Someone once told me this... Have everyone in your house read a book in their free time - and have them discuss the books they are reading with one another at the dinner table, or at other times throughout the day. Make it animated and interesting. 

When my kids were younger I did activities related to the books we read. We read cloudy with a chance of meatballs - then throughout the week did various projects like make a muffin tin lunch, did a neat art project, made our own short picture book (of the food we would want to fall out of the sky). We also watched the movie (it had just come out to theater at the time). - my kids couldn't read that book at the time so I read it to them. However, I also did this with other books that they could read - like Eric Carles. We even created a habitat for hermit crabs, bought hermit crabs, and learned about taking care of them. 

When they are young, make it interesting. Bring the book alive.

Ps. Thank you for this post, it made me think back, and I now realize some additional tips in dealing my struggling readers.

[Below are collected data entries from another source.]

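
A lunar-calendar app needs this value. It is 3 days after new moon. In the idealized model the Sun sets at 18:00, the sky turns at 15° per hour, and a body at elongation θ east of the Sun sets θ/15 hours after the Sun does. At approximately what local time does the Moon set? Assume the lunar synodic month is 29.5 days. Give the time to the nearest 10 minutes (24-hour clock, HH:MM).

20:30

Elongation θ = 360° × 3/29.5 ≈ 36.6°.
At 15° of sky rotation per hour, 36.6° corresponds to a 2.44 h lag.
18:00 + 2.441 h ≈ 20:26 → 20:30 to the nearest ten minutes.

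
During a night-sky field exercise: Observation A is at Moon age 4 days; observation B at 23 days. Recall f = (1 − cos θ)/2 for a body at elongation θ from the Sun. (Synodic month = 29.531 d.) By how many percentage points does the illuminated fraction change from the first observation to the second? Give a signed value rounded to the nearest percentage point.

θ₁ = 360° × 4/29.531 = 48.8°, f₁ = (1 − cos θ₁)/2 = 0.170.
θ₂ = 360° × 23/29.531 = 280.4°, f₂ = (1 − cos θ₂)/2 = 0.410.
Change = f₂ − f₁ = +0.239 → +24 percentage points.

+24 percentage points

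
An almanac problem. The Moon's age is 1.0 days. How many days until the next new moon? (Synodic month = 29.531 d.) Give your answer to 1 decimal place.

The next new moon completes the synodic month: 29.531 − 1.0 = 28.531 days.

28.5 days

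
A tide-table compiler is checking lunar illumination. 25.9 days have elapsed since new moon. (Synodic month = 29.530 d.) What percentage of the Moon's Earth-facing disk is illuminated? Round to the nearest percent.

14%

Elongation θ = 360° × 25.9/29.530 ≈ 315.7°.
Illuminated fraction = (1 − cos 315.7°)/2 = (1 − 0.716)/2 ≈ 0.142, so 14%.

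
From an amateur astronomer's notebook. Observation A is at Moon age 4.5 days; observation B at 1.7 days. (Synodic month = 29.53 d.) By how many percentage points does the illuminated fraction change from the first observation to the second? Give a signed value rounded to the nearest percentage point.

-18 pp

θ₁ = 360° × 4.5/29.53 = 54.9°, f₁ = (1 − cos θ₁)/2 = 0.212.
θ₂ = 360° × 1.7/29.53 = 20.7°, f₂ = (1 − cos θ₂)/2 = 0.032.
Change = f₂ − f₁ = -0.180 → -18 percentage points.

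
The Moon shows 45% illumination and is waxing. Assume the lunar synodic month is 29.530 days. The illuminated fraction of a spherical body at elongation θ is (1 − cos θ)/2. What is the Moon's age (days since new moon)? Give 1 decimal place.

6.9 days

cos θ = 1 − 2f = 0.100, giving a principal value of 84.3°.
Waxing ⇒ before full, so θ = 84.3°.
Age = 29.530 × 84.3°/360° ≈ 6.91 days.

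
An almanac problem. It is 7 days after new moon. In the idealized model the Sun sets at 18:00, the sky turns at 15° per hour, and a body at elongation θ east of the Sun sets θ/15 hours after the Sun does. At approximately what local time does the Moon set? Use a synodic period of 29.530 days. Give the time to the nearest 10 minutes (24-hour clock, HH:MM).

23:40

The Moon has covered 7/29.530 of its cycle, so θ ≈ 360° × 7/29.530 = 85.3°.
Delay after the Sun = 85.3° / (15°/h) ≈ 5.69 h.
18:00 + 5.689 h ≈ 23:41 → 23:40 to the nearest ten minutes.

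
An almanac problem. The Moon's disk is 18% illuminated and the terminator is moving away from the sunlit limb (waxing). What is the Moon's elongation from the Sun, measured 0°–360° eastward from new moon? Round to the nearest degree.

50°

From f = (1 − cos θ)/2: cos θ = 1 − 2×0.18 = 0.640; arccos → 50.2°.
Before full moon the principal value applies: θ = 50.2°.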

Mine are older 8 and 10. However, I think they lost the magic while in public school. 

usmom3
by BJ on Apr. 17, 2013 at 10:42 PM

Have you thought about letting him pick out books he wants to read & if they are more then you think he can handle with out a lot of help you could get the audio book & he can listen as he reads along. This is a trick I have used with my oldest & am using still with my younger children.

KrissyKC
by Silver Member on Apr. 17, 2013 at 11:33 PM

Don't do tears and time out, just close the book, stand up and walk away... Say.. "Well, let's try this when you are ready."

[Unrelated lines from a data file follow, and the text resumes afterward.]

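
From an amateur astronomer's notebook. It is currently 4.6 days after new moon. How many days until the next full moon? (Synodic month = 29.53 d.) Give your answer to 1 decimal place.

Full moon occurs at elongation 180°, i.e. at age 29.53 × 180/360 = 14.765 d.
So 10.165 days remain (14.765 − 4.6).

10.2 days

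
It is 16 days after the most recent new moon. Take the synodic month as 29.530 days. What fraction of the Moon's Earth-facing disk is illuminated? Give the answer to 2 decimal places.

Phase angle: θ = 360°·(16 d)/(29.530 d) = 195.1°.
cos 195.1° = (-0.966), so f = (1 − (-0.966))/2 = 0.983.

0.98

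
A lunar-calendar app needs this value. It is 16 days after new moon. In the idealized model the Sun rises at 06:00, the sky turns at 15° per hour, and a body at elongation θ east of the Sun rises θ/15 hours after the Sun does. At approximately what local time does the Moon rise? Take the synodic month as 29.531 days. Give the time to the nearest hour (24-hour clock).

The Moon has covered 16/29.531 of its cycle, so θ ≈ 360° × 16/29.531 = 195.0°.
Delay after the Sun = 195.0° / (15°/h) ≈ 13.00 h.
06:00 + 13.00 h ≈ 19:00 → 19:00 to the nearest hour.

19:00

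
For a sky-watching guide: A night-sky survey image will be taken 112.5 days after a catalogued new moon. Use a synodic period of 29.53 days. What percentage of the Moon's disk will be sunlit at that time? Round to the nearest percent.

Reduce mod P: 112.5 − 3×29.53 = 23.91 d into the current lunation.
Elongation θ = 360° × 23.91/29.53 ≈ 291.5°.
With cos θ = 0.366, the lit fraction is (1 − 0.366)/2 ≈ 0.317, so 32%.

32%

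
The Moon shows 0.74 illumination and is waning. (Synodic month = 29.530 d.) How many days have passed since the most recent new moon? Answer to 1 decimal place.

Invert f = (1 − cos θ)/2 to get cos θ = 1 − 2(0.74) = -0.480, hence θ₀ = arccos -0.480 = 118.7°.
Waning ⇒ past full, so θ = 360° − 118.7° = 241.3°.
That fraction of the synodic month is 241.3/360 × 29.530 d ≈ 19.79 d.

19.8 days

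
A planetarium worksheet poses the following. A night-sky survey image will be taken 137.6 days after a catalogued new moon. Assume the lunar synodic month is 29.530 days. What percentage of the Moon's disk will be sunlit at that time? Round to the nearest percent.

137.6/29.530 = 4.660 lunations, so 4 complete cycles and 19.48 d into the next.
Phase angle: θ = 360°·(19.48 d)/(29.530 d) = 237.5°.
cos 237.5° = (-0.538), so f = (1 − (-0.538))/2 = 0.769, so 77%.

77%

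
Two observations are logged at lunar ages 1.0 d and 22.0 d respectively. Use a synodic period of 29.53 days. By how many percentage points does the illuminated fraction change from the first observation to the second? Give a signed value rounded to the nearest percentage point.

θ₁ = 360° × 1.0/29.53 = 12.2°, f₁ = (1 − cos θ₁)/2 = 0.011.
θ₂ = 360° × 22.0/29.53 = 268.2°, f₂ = (1 − cos θ₂)/2 = 0.516.
Change = f₂ − f₁ = +0.504 → +50 percentage points.

+50 percentage points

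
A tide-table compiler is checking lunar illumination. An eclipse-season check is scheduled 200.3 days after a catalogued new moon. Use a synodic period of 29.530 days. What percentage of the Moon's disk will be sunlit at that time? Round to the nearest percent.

40%

200.3 d spans 6 complete synodic months (6 × 29.530 = 177.18 d) plus 23.12 d.
Phase angle: θ = 360°·(23.12 d)/(29.530 d) = 281.9°.
Illuminated fraction = (1 − cos 281.9°)/2 = (1 − 0.205)/2 ≈ 0.397, so 40%.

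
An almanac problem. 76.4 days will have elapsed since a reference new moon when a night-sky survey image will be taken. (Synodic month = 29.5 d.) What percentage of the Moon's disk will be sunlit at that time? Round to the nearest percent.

92%

76.4/29.5 = 2.590 lunations, so 2 complete cycles and 17.40 d into the next.
Phase angle: θ = 360°·(17.40 d)/(29.5 d) = 212.3°.
With cos θ = (-0.845), the lit fraction is (1 − (-0.845))/2 ≈ 0.922, so 92%.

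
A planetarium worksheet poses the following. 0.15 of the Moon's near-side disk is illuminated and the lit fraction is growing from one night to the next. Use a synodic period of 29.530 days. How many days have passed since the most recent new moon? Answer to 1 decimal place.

3.7 days

From f = (1 − cos θ)/2: cos θ = 1 − 2×0.15 = 0.700; arccos → 45.6°.
Waxing ⇒ before full, so θ = 45.6°.
That fraction of the synodic month is 45.6/360 × 29.530 d ≈ 3.74 d.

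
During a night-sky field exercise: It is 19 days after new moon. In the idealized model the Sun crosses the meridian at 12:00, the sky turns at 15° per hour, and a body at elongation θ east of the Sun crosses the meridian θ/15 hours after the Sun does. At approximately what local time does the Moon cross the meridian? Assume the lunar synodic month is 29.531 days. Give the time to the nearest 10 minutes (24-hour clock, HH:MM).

03:30

The Moon has covered 19/29.531 of its cycle, so θ ≈ 360° × 19/29.531 = 231.6°.
The Moon trails the Sun by θ/15 = 231.6/15 ≈ 15.44 hours.
12:00 + 15.441 h ≈ 03:26 → 03:30 to the nearest ten minutes.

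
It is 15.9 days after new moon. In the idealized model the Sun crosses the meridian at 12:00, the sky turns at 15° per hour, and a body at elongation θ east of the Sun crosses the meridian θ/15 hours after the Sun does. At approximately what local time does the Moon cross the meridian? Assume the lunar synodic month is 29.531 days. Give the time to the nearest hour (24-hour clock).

01:00

The Moon has covered 15.9/29.531 of its cycle, so θ ≈ 360° × 15.9/29.531 = 193.8°.
The Moon trails the Sun by θ/15 = 193.8/15 ≈ 12.92 hours.
12:00 + 12.92 h ≈ 00:55 → 01:00 to the nearest hour.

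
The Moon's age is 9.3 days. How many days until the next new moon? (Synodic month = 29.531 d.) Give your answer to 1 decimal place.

The next new moon completes the synodic month: 29.531 − 9.3 = 20.231 days.

20.2 days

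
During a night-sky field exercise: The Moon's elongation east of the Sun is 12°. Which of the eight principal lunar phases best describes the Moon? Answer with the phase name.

The new moon sector spans roughly -22°–22°; 12° falls inside it.

new moon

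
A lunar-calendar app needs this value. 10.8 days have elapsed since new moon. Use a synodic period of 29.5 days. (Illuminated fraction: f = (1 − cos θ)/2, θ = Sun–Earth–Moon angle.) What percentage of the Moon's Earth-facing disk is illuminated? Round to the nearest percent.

83%

Phase angle: θ = 360°·(10.8 d)/(29.5 d) = 131.8°.
With cos θ = (-0.666), the lit fraction is (1 − (-0.666))/2 ≈ 0.833, so 83%.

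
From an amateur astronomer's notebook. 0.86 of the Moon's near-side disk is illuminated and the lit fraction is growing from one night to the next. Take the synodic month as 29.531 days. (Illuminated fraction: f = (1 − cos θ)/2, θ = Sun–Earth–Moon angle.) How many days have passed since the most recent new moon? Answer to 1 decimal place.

Invert f = (1 − cos θ)/2 to get cos θ = 1 − 2(0.86) = -0.720, hence θ₀ = arccos -0.720 = 136.1°.
The Moon is waxing (0°–180°), so θ = 136.1° directly.
Age = 29.531 × 136.1°/360° ≈ 11.16 days.

11.2 days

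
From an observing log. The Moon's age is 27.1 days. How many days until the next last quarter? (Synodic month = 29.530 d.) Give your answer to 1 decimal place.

Last quarter occurs at elongation 270°, i.e. at age 29.530 × 270/360 = 22.148 d.
This lunation's last quarter (22.148 d) has passed, so add one period: 51.678 − 27.1 = 24.578 days.

24.6 days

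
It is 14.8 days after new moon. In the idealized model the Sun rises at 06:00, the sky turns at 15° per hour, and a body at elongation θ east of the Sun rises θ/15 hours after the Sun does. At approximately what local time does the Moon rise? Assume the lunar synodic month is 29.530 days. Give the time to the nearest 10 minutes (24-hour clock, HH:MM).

Phase angle: θ = 360°·(14.8 d)/(29.530 d) = 180.4°.
The Moon trails the Sun by θ/15 = 180.4/15 ≈ 12.03 hours.
06:00 + 12.028 h ≈ 18:02 → 18:00 to the nearest ten minutes.

18:00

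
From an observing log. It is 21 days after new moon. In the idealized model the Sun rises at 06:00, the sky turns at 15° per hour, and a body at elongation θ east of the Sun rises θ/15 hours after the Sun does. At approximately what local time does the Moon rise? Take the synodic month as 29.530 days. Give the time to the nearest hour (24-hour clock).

23:00

Phase angle: θ = 360°·(21 d)/(29.530 d) = 256.0°.
Delay after the Sun = 256.0° / (15°/h) ≈ 17.07 h.
06:00 + 17.07 h ≈ 23:04 → 23:00 to the nearest hour.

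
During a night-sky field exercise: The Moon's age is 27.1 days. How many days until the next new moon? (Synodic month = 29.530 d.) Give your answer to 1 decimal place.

The next new moon completes the synodic month: 29.530 − 27.1 = 2.430 days.

2.4 days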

Then, when he wants to turn on TV or video games or something else... say, "Reading practice comes first, so let me know when you are ready to finish reading."

KrissyKC
by Silver Member on Apr. 17, 2013 at 11:36 PM

However, I will say, if the above tactic just makes him seem to like reading less... then just drop it.   He's five.   SHOW him how to love books instead of trying to make him.

Play phonics based games... like instead of doing sight words in a boring way... add a flair to it.   Tell him to "pop" up and yell out his popcorn words...   Have him run to the wall and slap the words you tape to the wall with a (clean) flyswatter.   Decorate the flyswatter to look like a cool word whapper or something.